Question

An archer fires an arrow, which produces a muffled "thwok" as it hits a target. If the archer hears the "thwok" exactly 1 s after firing the arrow and the average speed of the arrow was 40 mis, what was the distance separating the archer and the target? Use 340 m/ s for the speed of sound.

Answer 1

Answer:

35,79 meters

Explanation:

So, we got an archer, and we got a target. Lets call the distance between this two d.

Now, the archer fires the arrow, that, in a time $t_{arrow}$ travels the distance d with a speed $v_{arrow}$ of 40 m/s and hits the target. We can see that the equation will be:

$v_{arrow} * t_{arrow} = d\\ \\40 \frac{m}{s} * t_{arrow} = d$

Immediately after this, the arrow produces a muffled sound, which will travel the distance d at  340 m/s in a time $t_{sound}$. Obtaining :

$v_{sound} * t_{sound} = d\\ \\340 \frac{m}{s} * t_{sound} = d$.

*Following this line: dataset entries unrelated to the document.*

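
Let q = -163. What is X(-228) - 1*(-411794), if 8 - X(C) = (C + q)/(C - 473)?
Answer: 288672811/701 ≈ 4.1180e+5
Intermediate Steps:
X(C) = 8 - (-163 + C)/(-473 + C) (X(C) = 8 - (C - 163)/(C - 473) = 8 - (-163 + C)/(-473 + C))
X(-228) - 1*(-411794) = (-3621 + 7*(-228))/(-473 - 228) - 1*(-411794) = (-3621 - 1596)/(-701) + 411794 = -1/701*(-5217) + 411794 = 5217/701 + 411794 = 288672811/701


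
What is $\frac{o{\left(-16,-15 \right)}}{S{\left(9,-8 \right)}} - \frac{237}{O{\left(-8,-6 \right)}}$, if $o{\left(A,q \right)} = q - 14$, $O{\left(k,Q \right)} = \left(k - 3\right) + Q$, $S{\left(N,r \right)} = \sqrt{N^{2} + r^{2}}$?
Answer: $\frac{237}{17} - \frac{\sqrt{145}}{5} \approx 11.533$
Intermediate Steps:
$O{\left(k,Q \right)} = -3 + Q + k$ ($O{\left(k,Q \right)} = \left(k - 3\right) + Q = \left(-3 + k\right) + Q = -3 + Q + k$)
$o{\left(A,q \right)} = -14 + q$
$\frac{o{\left(-16,-15 \right)}}{S{\left(9,-8 \right)}} - \frac{237}{O{\left(-8,-6 \right)}} = \frac{-14 - 15}{\sqrt{9^{2} + \left(-8\right)^{2}}} - \frac{237}{-3 - 6 - 8} = - \frac{29}{\sqrt{81 + 64}} - \frac{237}{-17} = - \frac{29}{\sqrt{145}} - - \frac{237}{17} = - 29 \frac{\sqrt{145}}{145} + \frac{237}{17} = - \frac{\sqrt{145}}{5} + \frac{237}{17} = \frac{237}{17} - \frac{\sqrt{145}}{5}$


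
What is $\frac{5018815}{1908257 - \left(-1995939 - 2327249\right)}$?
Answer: $\frac{1003763}{1246289} \approx 0.8054$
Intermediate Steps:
$\frac{5018815}{1908257 - \left(-1995939 - 2327249\right)} = \frac{5018815}{1908257 - -4323188} = \frac{5018815}{1908257 + 4323188} = \frac{5018815}{6231445} = 5018815 \cdot \frac{1}{6231445} = \frac{1003763}{1246289}$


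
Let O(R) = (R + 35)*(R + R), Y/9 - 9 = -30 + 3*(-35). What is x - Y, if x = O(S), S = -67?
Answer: 5422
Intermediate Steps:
Y = -1134 (Y = 81 + 9*(-30 + 3*(-35)) = 81 + 9*(-30 - 105) = 81 + 9*(-135) = 81 - 1215 = -1134)
O(R) = 2*R*(35 + R) (O(R) = (35 + R)*(2*R) = 2*R*(35 + R))
x = 4288 (x = 2*(-67)*(35 - 67) = 2*(-67)*(-32) = 4288)
x - Y = 4288 - 1*(-1134) = 4288 + 1134 = 5422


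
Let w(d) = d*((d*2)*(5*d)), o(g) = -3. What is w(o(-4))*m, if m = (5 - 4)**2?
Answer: -270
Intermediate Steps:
m = 1 (m = 1**2 = 1)
w(d) = 10*d**3 (w(d) = d*((2*d)*(5*d)) = d*(10*d**2) = 10*d**3)
w(o(-4))*m = (10*(-3)**3)*1 = (10*(-27))*1 = -270*1 = -270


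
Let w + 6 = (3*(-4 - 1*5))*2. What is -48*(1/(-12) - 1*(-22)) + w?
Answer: -1112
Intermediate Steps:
w = -60 (w = -6 + (3*(-4 - 1*5))*2 = -6 + (3*(-4 - 5))*2 = -6 + (3*(-9))*2 = -6 - 27*2 = -6 - 54 = -60)
-48*(1/(-12) - 1*(-22)) + w = -48*(1/(-12) - 1*(-22)) - 60 = -48*(-1/12 + 22) - 60 = -48*263/12 - 60 = -1052 - 60 = -1112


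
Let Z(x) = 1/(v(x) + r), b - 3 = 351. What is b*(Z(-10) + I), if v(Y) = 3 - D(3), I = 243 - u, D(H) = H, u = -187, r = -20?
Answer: 1522023/10 ≈ 1.5220e+5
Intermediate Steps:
I = 430 (I = 243 - 1*(-187) = 243 + 187 = 430)
v(Y) = 0 (v(Y) = 3 - 1*3 = 3 - 3 = 0)
b = 354 (b = 3 + 351 = 354)
Z(x) = -1/20 (Z(x) = 1/(0 - 20) = 1/(-20) = -1/20)
b*(Z(-10) + I) = 354*(-1/20 + 430) = 354*(8599/20) = 1522023/10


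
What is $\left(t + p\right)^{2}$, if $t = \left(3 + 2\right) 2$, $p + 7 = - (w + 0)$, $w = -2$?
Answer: $25$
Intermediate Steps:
$p = -5$ ($p = -7 - \left(-2 + 0\right) = -7 - -2 = -7 + 2 = -5$)
$t = 10$ ($t = 5 \cdot 2 = 10$)
$\left(t + p\right)^{2} = \left(10 - 5\right)^{2} = 5^{2} = 25$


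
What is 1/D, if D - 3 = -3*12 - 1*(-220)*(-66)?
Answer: -1/14553 ≈ -6.8714e-5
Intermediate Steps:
D = -14553 (D = 3 + (-3*12 - 1*(-220)*(-66)) = 3 + (-36 + 220*(-66)) = 3 + (-36 - 14520) = 3 - 14556 = -14553)
1/D = 1/(-14553) = -1/14553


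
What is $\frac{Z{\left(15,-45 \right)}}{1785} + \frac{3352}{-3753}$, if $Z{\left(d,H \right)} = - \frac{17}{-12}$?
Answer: $- \frac{468863}{525420} \approx -0.89236$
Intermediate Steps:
$Z{\left(d,H \right)} = \frac{17}{12}$ ($Z{\left(d,H \right)} = \left(-17\right) \left(- \frac{1}{12}\right) = \frac{17}{12}$)
$\frac{Z{\left(15,-45 \right)}}{1785} + \frac{3352}{-3753} = \frac{17}{12 \cdot 1785} + \frac{3352}{-3753} = \frac{17}{12} \cdot \frac{1}{1785} + 3352 \left(- \frac{1}{3753}\right) = \frac{1}{1260} - \frac{3352}{3753} = - \frac{468863}{525420}$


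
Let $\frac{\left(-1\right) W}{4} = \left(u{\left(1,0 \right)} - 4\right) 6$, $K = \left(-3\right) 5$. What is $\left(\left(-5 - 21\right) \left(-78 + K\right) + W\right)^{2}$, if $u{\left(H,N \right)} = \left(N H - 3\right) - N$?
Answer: $6687396$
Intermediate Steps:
$K = -15$
$u{\left(H,N \right)} = -3 - N + H N$ ($u{\left(H,N \right)} = \left(H N - 3\right) - N = \left(-3 + H N\right) - N = -3 - N + H N$)
$W = 168$ ($W = - 4 \left(\left(-3 - 0 + 1 \cdot 0\right) - 4\right) 6 = - 4 \left(\left(-3 + 0 + 0\right) - 4\right) 6 = - 4 \left(-3 - 4\right) 6 = - 4 \left(\left(-7\right) 6\right) = \left(-4\right) \left(-42\right) = 168$)
$\left(\left(-5 - 21\right) \left(-78 + K\right) + W\right)^{2} = \left(\left(-5 - 21\right) \left(-78 - 15\right) + 168\right)^{2} = \left(\left(-26\right) \left(-93\right) + 168\right)^{2} = \left(2418 + 168\right)^{2} = 2586^{2} = 6687396$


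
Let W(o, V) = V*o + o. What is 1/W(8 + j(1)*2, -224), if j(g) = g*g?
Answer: -1/2230 ≈ -0.00044843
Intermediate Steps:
j(g) = g²
W(o, V) = o + V*o
1/W(8 + j(1)*2, -224) = 1/((8 + 1²*2)*(1 - 224)) = 1/((8 + 1*2)*(-223)) = 1/((8 + 2)*(-223)) = 1/(10*(-223)) = 1/(-2230) = -1/2230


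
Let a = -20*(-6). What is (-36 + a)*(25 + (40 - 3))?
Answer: 5208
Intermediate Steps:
a = 120
(-36 + a)*(25 + (40 - 3)) = (-36 + 120)*(25 + (40 - 3)) = 84*(25 + 37) = 84*62 = 5208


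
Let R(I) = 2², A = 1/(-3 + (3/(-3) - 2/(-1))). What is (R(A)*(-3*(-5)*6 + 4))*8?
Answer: 3008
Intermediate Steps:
A = -½ (A = 1/(-3 + (3*(-⅓) - 2*(-1))) = 1/(-3 + (-1 + 2)) = 1/(-3 + 1) = 1/(-2) = -½ ≈ -0.50000)
R(I) = 4
(R(A)*(-3*(-5)*6 + 4))*8 = (4*(-3*(-5)*6 + 4))*8 = (4*(15*6 + 4))*8 = (4*(90 + 4))*8 = (4*94)*8 = 376*8 = 3008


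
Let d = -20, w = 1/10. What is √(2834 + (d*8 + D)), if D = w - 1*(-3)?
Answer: √267710/10 ≈ 51.741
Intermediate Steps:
w = ⅒ ≈ 0.10000
D = 31/10 (D = ⅒ - 1*(-3) = ⅒ + 3 = 31/10 ≈ 3.1000)
√(2834 + (d*8 + D)) = √(2834 + (-20*8 + 31/10)) = √(2834 + (-160 + 31/10)) = √(2834 - 1569/10) = √(26771/10) = √267710/10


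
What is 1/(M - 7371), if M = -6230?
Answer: -1/13601 ≈ -7.3524e-5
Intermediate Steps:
1/(M - 7371) = 1/(-6230 - 7371) = 1/(-13601) = -1/13601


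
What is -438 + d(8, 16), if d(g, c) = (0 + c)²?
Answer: -182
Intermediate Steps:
d(g, c) = c²
-438 + d(8, 16) = -438 + 16² = -438 + 256 = -182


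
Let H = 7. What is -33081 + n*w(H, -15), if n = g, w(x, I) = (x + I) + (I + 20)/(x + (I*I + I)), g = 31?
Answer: -233298/7 ≈ -33328.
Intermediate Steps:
w(x, I) = I + x + (20 + I)/(I + x + I²) (w(x, I) = (I + x) + (20 + I)/(x + (I² + I)) = (I + x) + (20 + I)/(x + (I + I²)) = (I + x) + (20 + I)/(I + x + I²) = I + x + (20 + I)/(I + x + I²))
n = 31
-33081 + n*w(H, -15) = -33081 + 31*((20 - 15 + (-15)² + (-15)³ + 7² + 7*(-15)² + 2*(-15)*7)/(-15 + 7 + (-15)²)) = -33081 + 31*((20 - 15 + 225 - 3375 + 49 + 7*225 - 210)/(-15 + 7 + 225)) = -33081 + 31*((20 - 15 + 225 - 3375 + 49 + 1575 - 210)/217) = -33081 + 31*((1/217)*(-1731)) = -33081 + 31*(-1731/217) = -33081 - 1731/7 = -233298/7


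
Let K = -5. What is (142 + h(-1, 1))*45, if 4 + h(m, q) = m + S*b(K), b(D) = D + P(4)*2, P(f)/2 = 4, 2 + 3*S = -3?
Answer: 5340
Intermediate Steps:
S = -5/3 (S = -⅔ + (⅓)*(-3) = -⅔ - 1 = -5/3 ≈ -1.6667)
P(f) = 8 (P(f) = 2*4 = 8)
b(D) = 16 + D (b(D) = D + 8*2 = D + 16 = 16 + D)
h(m, q) = -67/3 + m (h(m, q) = -4 + (m - 5*(16 - 5)/3) = -4 + (m - 5/3*11) = -4 + (m - 55/3) = -4 + (-55/3 + m) = -67/3 + m)
(142 + h(-1, 1))*45 = (142 + (-67/3 - 1))*45 = (142 - 70/3)*45 = (356/3)*45 = 5340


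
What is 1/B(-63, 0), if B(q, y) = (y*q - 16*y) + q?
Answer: -1/63 ≈ -0.015873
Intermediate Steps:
B(q, y) = q - 16*y + q*y (B(q, y) = (q*y - 16*y) + q = (-16*y + q*y) + q = q - 16*y + q*y)
1/B(-63, 0) = 1/(-63 - 16*0 - 63*0) = 1/(-63 + 0 + 0) = 1/(-63) = -1/63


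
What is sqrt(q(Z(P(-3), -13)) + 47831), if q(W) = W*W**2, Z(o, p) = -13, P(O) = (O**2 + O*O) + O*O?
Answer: sqrt(45634) ≈ 213.62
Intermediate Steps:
P(O) = 3*O**2 (P(O) = (O**2 + O**2) + O**2 = 2*O**2 + O**2 = 3*O**2)
q(W) = W**3
sqrt(q(Z(P(-3), -13)) + 47831) = sqrt((-13)**3 + 47831) = sqrt(-2197 + 47831) = sqrt(45634)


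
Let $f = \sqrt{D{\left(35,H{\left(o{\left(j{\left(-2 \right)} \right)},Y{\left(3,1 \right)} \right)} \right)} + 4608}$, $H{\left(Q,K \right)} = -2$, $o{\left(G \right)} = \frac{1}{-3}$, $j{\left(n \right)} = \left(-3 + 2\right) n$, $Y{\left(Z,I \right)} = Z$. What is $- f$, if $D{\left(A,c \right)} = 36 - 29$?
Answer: $- \sqrt{4615} \approx -67.934$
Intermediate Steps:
$j{\left(n \right)} = - n$
$o{\left(G \right)} = - \frac{1}{3}$
$D{\left(A,c \right)} = 7$
$f = \sqrt{4615}$ ($f = \sqrt{7 + 4608} = \sqrt{4615} \approx 67.934$)
$- f = - \sqrt{4615}$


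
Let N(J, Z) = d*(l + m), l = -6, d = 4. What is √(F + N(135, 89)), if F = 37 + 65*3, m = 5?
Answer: 2*√57 ≈ 15.100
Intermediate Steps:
N(J, Z) = -4 (N(J, Z) = 4*(-6 + 5) = 4*(-1) = -4)
F = 232 (F = 37 + 195 = 232)
√(F + N(135, 89)) = √(232 - 4) = √228 = 2*√57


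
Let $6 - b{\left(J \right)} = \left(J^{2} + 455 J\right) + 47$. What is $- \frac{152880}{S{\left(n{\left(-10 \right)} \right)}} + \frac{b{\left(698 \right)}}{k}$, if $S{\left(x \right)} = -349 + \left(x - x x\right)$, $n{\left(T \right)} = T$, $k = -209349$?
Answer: $\frac{133229195}{395437} \approx 336.92$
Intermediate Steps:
$b{\left(J \right)} = -41 - J^{2} - 455 J$ ($b{\left(J \right)} = 6 - \left(\left(J^{2} + 455 J\right) + 47\right) = 6 - \left(47 + J^{2} + 455 J\right) = -41 - J^{2} - 455 J$)
$S{\left(x \right)} = -349 + x - x^{2}$ ($S{\left(x \right)} = -349 - \left(x^{2} - x\right) = -349 + x - x^{2}$)
$- \frac{152880}{S{\left(n{\left(-10 \right)} \right)}} + \frac{b{\left(698 \right)}}{k} = - \frac{152880}{-349 - 10 - \left(-10\right)^{2}} + \frac{-41 - 698^{2} - 317590}{-209349} = - \frac{152880}{-349 - 10 - 100} + \left(-41 - 487204 - 317590\right) \left(- \frac{1}{209349}\right) = - \frac{152880}{-459} - - \frac{804835}{209349} = \left(-152880\right) \left(- \frac{1}{459}\right) + \frac{804835}{209349} = \frac{50960}{153} + \frac{804835}{209349} = \frac{133229195}{395437}$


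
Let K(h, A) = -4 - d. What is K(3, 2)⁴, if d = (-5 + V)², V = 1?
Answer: 160000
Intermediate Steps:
d = 16 (d = (-5 + 1)² = (-4)² = 16)
K(h, A) = -20 (K(h, A) = -4 - 1*16 = -4 - 16 = -20)
K(3, 2)⁴ = (-20)⁴ = 160000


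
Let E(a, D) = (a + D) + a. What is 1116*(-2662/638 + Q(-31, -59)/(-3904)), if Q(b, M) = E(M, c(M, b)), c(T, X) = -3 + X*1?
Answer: -16320663/3538 ≈ -4613.0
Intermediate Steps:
c(T, X) = -3 + X
E(a, D) = D + 2*a (E(a, D) = (D + a) + a = D + 2*a)
Q(b, M) = -3 + b + 2*M (Q(b, M) = (-3 + b) + 2*M = -3 + b + 2*M)
1116*(-2662/638 + Q(-31, -59)/(-3904)) = 1116*(-2662/638 + (-3 - 31 + 2*(-59))/(-3904)) = 1116*(-2662*1/638 + (-3 - 31 - 118)*(-1/3904)) = 1116*(-121/29 - 152*(-1/3904)) = 1116*(-121/29 + 19/488) = 1116*(-58497/14152) = -16320663/3538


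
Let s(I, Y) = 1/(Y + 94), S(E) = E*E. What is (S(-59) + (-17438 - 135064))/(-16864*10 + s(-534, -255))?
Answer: 23992381/27151041 ≈ 0.88366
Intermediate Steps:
S(E) = E²
s(I, Y) = 1/(94 + Y)
(S(-59) + (-17438 - 135064))/(-16864*10 + s(-534, -255)) = ((-59)² + (-17438 - 135064))/(-16864*10 + 1/(94 - 255)) = (3481 - 152502)/(-168640 + 1/(-161)) = -149021/(-168640 - 1/161) = -149021/(-27151041/161) = -149021*(-161/27151041) = 23992381/27151041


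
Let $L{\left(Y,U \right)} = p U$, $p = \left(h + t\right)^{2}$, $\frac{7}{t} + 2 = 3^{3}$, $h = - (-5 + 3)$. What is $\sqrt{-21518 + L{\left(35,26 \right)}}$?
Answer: $\frac{2 i \sqrt{3341069}}{25} \approx 146.23 i$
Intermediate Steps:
$h = 2$ ($h = \left(-1\right) \left(-2\right) = 2$)
$t = \frac{7}{25}$ ($t = \frac{7}{-2 + 3^{3}} = \frac{7}{-2 + 27} = \frac{7}{25} \approx 0.28$)
$p = \frac{3249}{625}$ ($p = \left(2 + \frac{7}{25}\right)^{2} = \left(\frac{57}{25}\right)^{2} = \frac{3249}{625} \approx 5.1984$)
$L{\left(Y,U \right)} = \frac{3249 U}{625}$
$\sqrt{-21518 + L{\left(35,26 \right)}} = \sqrt{-21518 + \frac{3249}{625} \cdot 26} = \sqrt{-21518 + \frac{84474}{625}} = \sqrt{- \frac{13364276}{625}} = \frac{2 i \sqrt{3341069}}{25}$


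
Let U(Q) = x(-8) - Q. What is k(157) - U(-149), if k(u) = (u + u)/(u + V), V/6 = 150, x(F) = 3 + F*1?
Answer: -151894/1057 ≈ -143.70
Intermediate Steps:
x(F) = 3 + F
V = 900 (V = 6*150 = 900)
U(Q) = -5 - Q (U(Q) = (3 - 8) - Q = -5 - Q)
k(u) = 2*u/(900 + u) (k(u) = (u + u)/(u + 900) = (2*u)/(900 + u) = 2*u/(900 + u))
k(157) - U(-149) = 2*157/(900 + 157) - (-5 - 1*(-149)) = 2*157/1057 - (-5 + 149) = 2*157*(1/1057) - 1*144 = 314/1057 - 144 = -151894/1057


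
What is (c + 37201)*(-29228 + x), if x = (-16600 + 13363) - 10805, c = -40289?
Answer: 133617760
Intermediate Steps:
x = -14042 (x = -3237 - 10805 = -14042)
(c + 37201)*(-29228 + x) = (-40289 + 37201)*(-29228 - 14042) = -3088*(-43270) = 133617760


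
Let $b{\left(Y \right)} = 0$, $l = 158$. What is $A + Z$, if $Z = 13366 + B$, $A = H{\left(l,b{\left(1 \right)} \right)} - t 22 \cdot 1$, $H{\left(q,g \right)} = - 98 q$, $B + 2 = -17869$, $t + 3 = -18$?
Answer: $-19527$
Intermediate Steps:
$t = -21$ ($t = -3 - 18 = -21$)
$B = -17871$ ($B = -2 - 17869 = -17871$)
$A = -15022$ ($A = \left(-98\right) 158 - \left(-21\right) 22 \cdot 1 = -15484 - \left(-462\right) 1 = -15484 - -462 = -15484 + 462 = -15022$)
$Z = -4505$ ($Z = 13366 - 17871 = -4505$)
$A + Z = -15022 - 4505 = -19527$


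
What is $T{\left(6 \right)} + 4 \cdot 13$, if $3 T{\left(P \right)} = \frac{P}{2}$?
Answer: $53$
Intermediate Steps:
$T{\left(P \right)} = \frac{P}{6}$ ($T{\left(P \right)} = \frac{P \frac{1}{2}}{3} = \frac{\frac{1}{2} P}{3} = \frac{P}{6}$)
$T{\left(6 \right)} + 4 \cdot 13 = \frac{1}{6} \cdot 6 + 4 \cdot 13 = 1 + 52 = 53$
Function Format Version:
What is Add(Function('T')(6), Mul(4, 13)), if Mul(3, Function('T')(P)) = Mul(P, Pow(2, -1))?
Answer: 53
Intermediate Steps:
Function('T')(P) = Mul(Rational(1, 6), P) (Function('T')(P) = Mul(Rational(1, 3), Mul(P, Pow(2, -1))) = Mul(Rational(1, 3), Mul(P, Rational(1, 2))) = Mul(Rational(1, 3), Mul(Rational(1, 2), P)) = Mul(Rational(1, 6), P))
Add(Function('T')(6), Mul(4, 13)) = Add(Mul(Rational(1, 6), 6), Mul(4, 13)) = Add(1, 52) = 53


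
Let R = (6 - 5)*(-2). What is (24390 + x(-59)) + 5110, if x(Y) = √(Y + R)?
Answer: 29500 + I*√61 ≈ 29500.0 + 7.8102*I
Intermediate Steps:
R = -2 (R = 1*(-2) = -2)
x(Y) = √(-2 + Y) (x(Y) = √(Y - 2) = √(-2 + Y))
(24390 + x(-59)) + 5110 = (24390 + √(-2 - 59)) + 5110 = (24390 + √(-61)) + 5110 = (24390 + I*√61) + 5110 = 29500 + I*√61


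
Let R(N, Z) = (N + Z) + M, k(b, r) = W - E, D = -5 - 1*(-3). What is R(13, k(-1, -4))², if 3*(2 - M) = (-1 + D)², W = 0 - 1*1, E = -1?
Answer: 144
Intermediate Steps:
D = -2 (D = -5 + 3 = -2)
W = -1 (W = 0 - 1 = -1)
M = -1 (M = 2 - (-1 - 2)²/3 = 2 - ⅓*(-3)² = 2 - ⅓*9 = 2 - 3 = -1)
k(b, r) = 0 (k(b, r) = -1 - 1*(-1) = -1 + 1 = 0)
R(N, Z) = -1 + N + Z (R(N, Z) = (N + Z) - 1 = -1 + N + Z)
R(13, k(-1, -4))² = (-1 + 13 + 0)² = 12² = 144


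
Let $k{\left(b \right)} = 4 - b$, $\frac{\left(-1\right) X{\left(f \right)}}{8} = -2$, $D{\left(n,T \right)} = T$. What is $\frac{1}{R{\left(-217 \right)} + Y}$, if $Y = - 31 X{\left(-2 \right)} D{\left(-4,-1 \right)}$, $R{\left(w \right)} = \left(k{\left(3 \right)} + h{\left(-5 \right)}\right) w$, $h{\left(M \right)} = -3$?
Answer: $\frac{1}{930} \approx 0.0010753$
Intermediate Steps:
$X{\left(f \right)} = 16$ ($X{\left(f \right)} = \left(-8\right) \left(-2\right) = 16$)
$R{\left(w \right)} = - 2 w$ ($R{\left(w \right)} = \left(\left(4 - 3\right) - 3\right) w = \left(1 - 3\right) w = - 2 w$)
$Y = 496$ ($Y = \left(-31\right) 16 \left(-1\right) = \left(-496\right) \left(-1\right) = 496$)
$\frac{1}{R{\left(-217 \right)} + Y} = \frac{1}{\left(-2\right) \left(-217\right) + 496} = \frac{1}{434 + 496} = \frac{1}{930}$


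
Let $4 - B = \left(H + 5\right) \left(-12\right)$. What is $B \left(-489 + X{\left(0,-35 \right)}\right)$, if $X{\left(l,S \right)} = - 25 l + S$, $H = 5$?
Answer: $-64976$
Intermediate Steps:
$B = 124$ ($B = 4 - \left(5 + 5\right) \left(-12\right) = 4 - 10 \left(-12\right) = 4 - -120 = 4 + 120 = 124$)
$X{\left(l,S \right)} = S - 25 l$
$B \left(-489 + X{\left(0,-35 \right)}\right) = 124 \left(-489 - 35\right) = 124 \left(-524\right) = -64976$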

Finally, the sound reaches the archer, exactly 1 second after he fired the bow, so:

$t_{arrow} + t _{sound} = 1 s$.

This equation allows us to write:

$t _{sound} = 1 s - t_{arrow}$.

Plugging this  relationship in the distance equation for the sound:

$340 \frac{m}{s} * t_{sound} = d \\ \\ 340 \frac{m}{s} * (1 s- t_{arrow}) = d$.

Now, we can replace d from the first equation, and obtain:

$40 \frac{m}{s} * t_{arrow} = d \\ 40 \frac{m}{s} * t_{arrow} = 340 \frac{m}{s} * (1 s- t_{arrow})$.

Now, we can just work a little bit:

$40 \frac{m}{s} * t_{arrow} = 340 \frac{m}{s} * 1 s - 340 \frac{m}{s} * t_{arrow} \\ \\ 40 \frac{m}{s} * t_{arrow} + 340 \frac{m}{s} * t_{arrow} = 340 m \\ \\ 380 \frac{m}{s} * t_{arrow} = 340 m \\ \\ t_{arrow} = \frac{340 m}{380 \frac{m}{s}} \\ \\ t_{arrow} = 0.8947 s$.

Now, we can just plug this value into the first equation:

$40 \frac{m}{s} * t_{arrow} = d$

$40 \frac{m}{s} * 340/380 s = 35,79 s = d$